Growing up in Germany, Michael Thoennessen did not always plan on becoming a physicist.

“It just happened,” said Thoennessen, associate director of National Superconducting Cyclotron Laboratory, or NSCL. “I took one physics lab course involved with experimentation and research. I was hooked ever since.”

Thoennessen graduated from the University of Cologne in Germany before receiving his doctorate in experimental nuclear physics from the State University of New York at Stony Brook.

The highlight of his career is having the opportunity to learn new things every day, Thoennessen said.

“I have the chance to observe something that nobody has ever seen,” Thoennessen said. “Discovering something for the first time is what I like most.”

Thoennessen spends most of his time in MSU’s National Superconducting Cyclotron Laboratory where he works as a professor and associate director of nuclear science.

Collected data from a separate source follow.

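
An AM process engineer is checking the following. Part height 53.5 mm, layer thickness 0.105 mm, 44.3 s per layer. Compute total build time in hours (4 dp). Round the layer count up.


Layers = ceil(53.5/0.105) = 510
t = 510 * 44.3 / 3600 = 6.2758 hrs


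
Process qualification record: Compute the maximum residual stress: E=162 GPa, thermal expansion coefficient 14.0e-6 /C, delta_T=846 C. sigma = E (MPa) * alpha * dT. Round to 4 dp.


sigma = 162*1000 * 14.0e-6 * 846 = 1918.728 MPa


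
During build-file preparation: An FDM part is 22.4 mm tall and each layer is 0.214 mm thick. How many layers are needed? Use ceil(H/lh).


Layers = ceil(22.4/0.214) = 105


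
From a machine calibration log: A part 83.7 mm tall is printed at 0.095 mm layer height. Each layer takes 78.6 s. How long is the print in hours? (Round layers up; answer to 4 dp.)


Layers = ceil(83.7/0.095) = 882
t = 882 * 78.6 / 3600 = 19.257 hrs


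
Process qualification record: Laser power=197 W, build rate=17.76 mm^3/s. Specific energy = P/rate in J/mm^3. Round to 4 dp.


SE = 197 / 17.76 = 11.0923 J/mm^3


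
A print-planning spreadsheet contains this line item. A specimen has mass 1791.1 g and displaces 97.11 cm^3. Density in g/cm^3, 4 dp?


rho = 1791.1 / 97.11 = 18.444 g/cm^3


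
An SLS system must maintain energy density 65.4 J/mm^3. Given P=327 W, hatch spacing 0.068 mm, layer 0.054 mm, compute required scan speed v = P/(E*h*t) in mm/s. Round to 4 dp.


v = 327 / (65.4*0.068*0.054) = 1361.6558 mm/s


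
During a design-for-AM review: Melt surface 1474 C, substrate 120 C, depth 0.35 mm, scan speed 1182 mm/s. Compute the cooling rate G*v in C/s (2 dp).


G = (1474-120)/0.35 = 3868.57142857 C/mm
CR = 3868.57142857 * 1182 = 4572651.43 C/s


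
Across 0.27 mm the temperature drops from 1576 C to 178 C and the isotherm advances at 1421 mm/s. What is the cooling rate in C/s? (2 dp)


G = (1576-178)/0.27 = 5177.77777778 C/mm
CR = 5177.77777778 * 1421 = 7357622.22 C/s


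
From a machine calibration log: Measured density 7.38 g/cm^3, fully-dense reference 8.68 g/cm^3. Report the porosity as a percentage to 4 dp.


Porosity = (1-7.38/8.68)*100 = 14.977 %


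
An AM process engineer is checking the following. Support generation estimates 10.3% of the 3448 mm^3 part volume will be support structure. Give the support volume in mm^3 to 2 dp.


V_support = 3448 * 0.103 = 355.14 mm^3


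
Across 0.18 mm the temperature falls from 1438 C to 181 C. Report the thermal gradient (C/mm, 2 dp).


G = (1438-181)/0.18 = 6983.33 C/mm


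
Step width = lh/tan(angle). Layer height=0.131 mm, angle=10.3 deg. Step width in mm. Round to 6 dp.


step = 0.131 / tan(10.3) = 0.720846 mm


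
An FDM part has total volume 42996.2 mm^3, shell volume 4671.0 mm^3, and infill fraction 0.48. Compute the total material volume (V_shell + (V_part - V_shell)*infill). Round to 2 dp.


V_infill = (42996.2 - 4671.0) * 0.48 = 18396.1
V_total = 4671.0 + 18396.1 = 23067.1 mm^3


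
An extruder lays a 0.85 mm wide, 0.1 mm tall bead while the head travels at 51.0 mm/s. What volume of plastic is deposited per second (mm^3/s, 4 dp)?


Rate = 0.85 * 0.1 * 51.0 = 4.335 mm^3/s


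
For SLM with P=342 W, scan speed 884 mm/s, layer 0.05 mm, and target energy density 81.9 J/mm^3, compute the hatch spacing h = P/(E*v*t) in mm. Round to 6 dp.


h = 342 / (81.9*884*0.05) = 0.094476 mm


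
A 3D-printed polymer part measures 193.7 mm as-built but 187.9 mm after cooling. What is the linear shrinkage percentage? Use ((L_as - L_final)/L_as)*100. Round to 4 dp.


Shrinkage = ((193.7-187.9)/193.7)*100 = 2.9943 %


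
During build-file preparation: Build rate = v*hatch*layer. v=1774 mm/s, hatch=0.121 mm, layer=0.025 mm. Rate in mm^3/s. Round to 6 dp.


Rate = 1774 * 0.121 * 0.025 = 5.36635 mm^3/s


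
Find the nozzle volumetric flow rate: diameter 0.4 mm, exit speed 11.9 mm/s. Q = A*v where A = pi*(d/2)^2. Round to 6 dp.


A = pi*(0.4/2)^2 = 0.12566371 mm^2
Q = 0.12566371 * 11.9 = 1.495398 mm^3/s


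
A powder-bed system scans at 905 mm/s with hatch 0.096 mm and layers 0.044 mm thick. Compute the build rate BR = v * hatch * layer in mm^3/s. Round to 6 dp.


Rate = 905 * 0.096 * 0.044 = 3.82272 mm^3/s


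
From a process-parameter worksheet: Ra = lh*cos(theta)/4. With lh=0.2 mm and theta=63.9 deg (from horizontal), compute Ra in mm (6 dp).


Ra = 0.2 * cos(63.9) / 4 = 0.021997 mm


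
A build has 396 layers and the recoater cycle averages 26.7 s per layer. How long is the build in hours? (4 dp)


t = 396 * 26.7 / 3600 = 2.937 hrs


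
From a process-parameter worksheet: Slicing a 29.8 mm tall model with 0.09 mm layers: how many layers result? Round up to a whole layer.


Layers = ceil(29.8/0.09) = 332


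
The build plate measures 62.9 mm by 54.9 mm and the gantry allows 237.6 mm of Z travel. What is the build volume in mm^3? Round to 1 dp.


V = 62.9 * 54.9 * 237.6 = 820482.7 mm^3


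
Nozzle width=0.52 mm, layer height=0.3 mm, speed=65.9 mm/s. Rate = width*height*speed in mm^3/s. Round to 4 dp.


Rate = 0.52 * 0.3 * 65.9 = 10.2804 mm^3/s


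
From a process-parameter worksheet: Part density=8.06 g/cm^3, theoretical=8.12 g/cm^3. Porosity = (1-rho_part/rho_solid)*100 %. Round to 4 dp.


Porosity = (1-8.06/8.12)*100 = 0.7389 %


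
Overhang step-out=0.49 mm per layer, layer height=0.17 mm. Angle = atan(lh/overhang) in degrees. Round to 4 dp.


angle = atan(0.17/0.49) = 19.1336 degrees


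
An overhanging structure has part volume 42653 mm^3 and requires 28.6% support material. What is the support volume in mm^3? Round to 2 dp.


V_support = 42653 * 0.286 = 12198.76 mm^3


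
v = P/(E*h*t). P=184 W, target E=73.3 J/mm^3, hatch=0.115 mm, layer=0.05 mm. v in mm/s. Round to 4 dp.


v = 184 / (73.3*0.115*0.05) = 436.5621 mm/s


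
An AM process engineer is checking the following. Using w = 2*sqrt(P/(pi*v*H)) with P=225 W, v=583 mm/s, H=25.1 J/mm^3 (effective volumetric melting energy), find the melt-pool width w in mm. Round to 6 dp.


w = 2*sqrt(225/(pi*583*25.1)) = 0.139919 mm


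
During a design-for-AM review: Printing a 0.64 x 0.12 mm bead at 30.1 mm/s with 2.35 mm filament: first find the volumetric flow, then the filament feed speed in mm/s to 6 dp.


Q = 0.64 * 0.12 * 30.1 = 2.31168 mm^3/s
A_fil = pi*(2.35/2)^2 = 4.33736136 mm^2
v_feed = 2.31168 / 4.33736136 = 0.532969 mm/s


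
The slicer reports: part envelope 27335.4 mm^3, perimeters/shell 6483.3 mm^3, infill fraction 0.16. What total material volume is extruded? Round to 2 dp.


V_infill = (27335.4 - 6483.3) * 0.16 = 3336.34
V_total = 6483.3 + 3336.34 = 9819.64 mm^3


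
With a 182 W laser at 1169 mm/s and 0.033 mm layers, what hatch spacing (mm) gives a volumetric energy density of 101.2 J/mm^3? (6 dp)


h = 182 / (101.2*1169*0.033) = 0.046619 mm


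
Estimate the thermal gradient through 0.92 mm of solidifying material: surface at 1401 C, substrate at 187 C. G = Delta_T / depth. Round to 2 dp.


G = (1401-187)/0.92 = 1319.57 C/mm


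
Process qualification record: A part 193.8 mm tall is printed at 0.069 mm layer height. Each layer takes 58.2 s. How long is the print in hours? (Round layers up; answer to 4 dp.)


Layers = ceil(193.8/0.069) = 2809
t = 2809 * 58.2 / 3600 = 45.4122 hrs


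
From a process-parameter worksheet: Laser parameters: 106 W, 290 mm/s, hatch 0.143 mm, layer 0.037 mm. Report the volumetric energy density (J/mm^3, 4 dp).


E = 106 / (290*0.143*0.037) = 69.0828 J/mm^3


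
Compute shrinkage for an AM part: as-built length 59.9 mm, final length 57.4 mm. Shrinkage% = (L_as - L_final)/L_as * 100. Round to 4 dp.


Shrinkage = ((59.9-57.4)/59.9)*100 = 4.1736 %


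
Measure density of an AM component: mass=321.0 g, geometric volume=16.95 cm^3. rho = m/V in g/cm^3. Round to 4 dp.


rho = 321.0 / 16.95 = 18.9381 g/cm^3


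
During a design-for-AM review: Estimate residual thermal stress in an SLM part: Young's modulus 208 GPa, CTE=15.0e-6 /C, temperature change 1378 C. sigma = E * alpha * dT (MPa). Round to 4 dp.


sigma = 208*1000 * 15.0e-6 * 1378 = 4299.36 MPa


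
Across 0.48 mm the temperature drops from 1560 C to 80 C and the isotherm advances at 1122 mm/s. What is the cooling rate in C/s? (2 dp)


G = (1560-80)/0.48 = 3083.33333333 C/mm
CR = 3083.33333333 * 1122 = 3459500.0 C/s


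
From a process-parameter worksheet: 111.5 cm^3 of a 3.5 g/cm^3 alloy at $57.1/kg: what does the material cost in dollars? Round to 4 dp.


Mass = 111.5*3.5/1000 = 0.39025 kg
Cost = 0.39025 * 57.1 = 22.2833 $


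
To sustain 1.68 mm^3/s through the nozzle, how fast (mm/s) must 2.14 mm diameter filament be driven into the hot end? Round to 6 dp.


A = pi*(2.14/2)^2 = 3.596809
v = 1.68 / 3.596809 = 0.467081 mm/s


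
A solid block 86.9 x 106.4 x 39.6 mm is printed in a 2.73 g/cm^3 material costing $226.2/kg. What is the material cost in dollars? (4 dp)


V = 86.9 * 106.4 * 39.6 = 366147.936 mm^3 = 366.147936 cm^3
Mass = 366.147936 * 2.73 / 1000 = 0.99958387 kg
Cost = 0.99958387 * 226.2 = 226.1059 $


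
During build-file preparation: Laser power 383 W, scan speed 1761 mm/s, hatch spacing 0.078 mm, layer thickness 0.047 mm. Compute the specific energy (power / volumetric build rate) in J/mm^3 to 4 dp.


Build rate = 1761 * 0.078 * 0.047 = 6.455826 mm^3/s
SE = 383 / 6.455826 = 59.3263 J/mm^3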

“Just the other day, I spent the whole night here,” Thoennessen said. “I started at midnight and went home at 5 a.m.”

Thoennessen collaborated with other physicists in publishing dozens of scientific journals and spoke at conferences and universities across the nation, according to the NSCL Web site.

But though Thoennessen works hard, he said he knows how to have a good time with his students.

“If you are going to be in the lab at three in the morning, you better be able to laugh and have fun,” he said.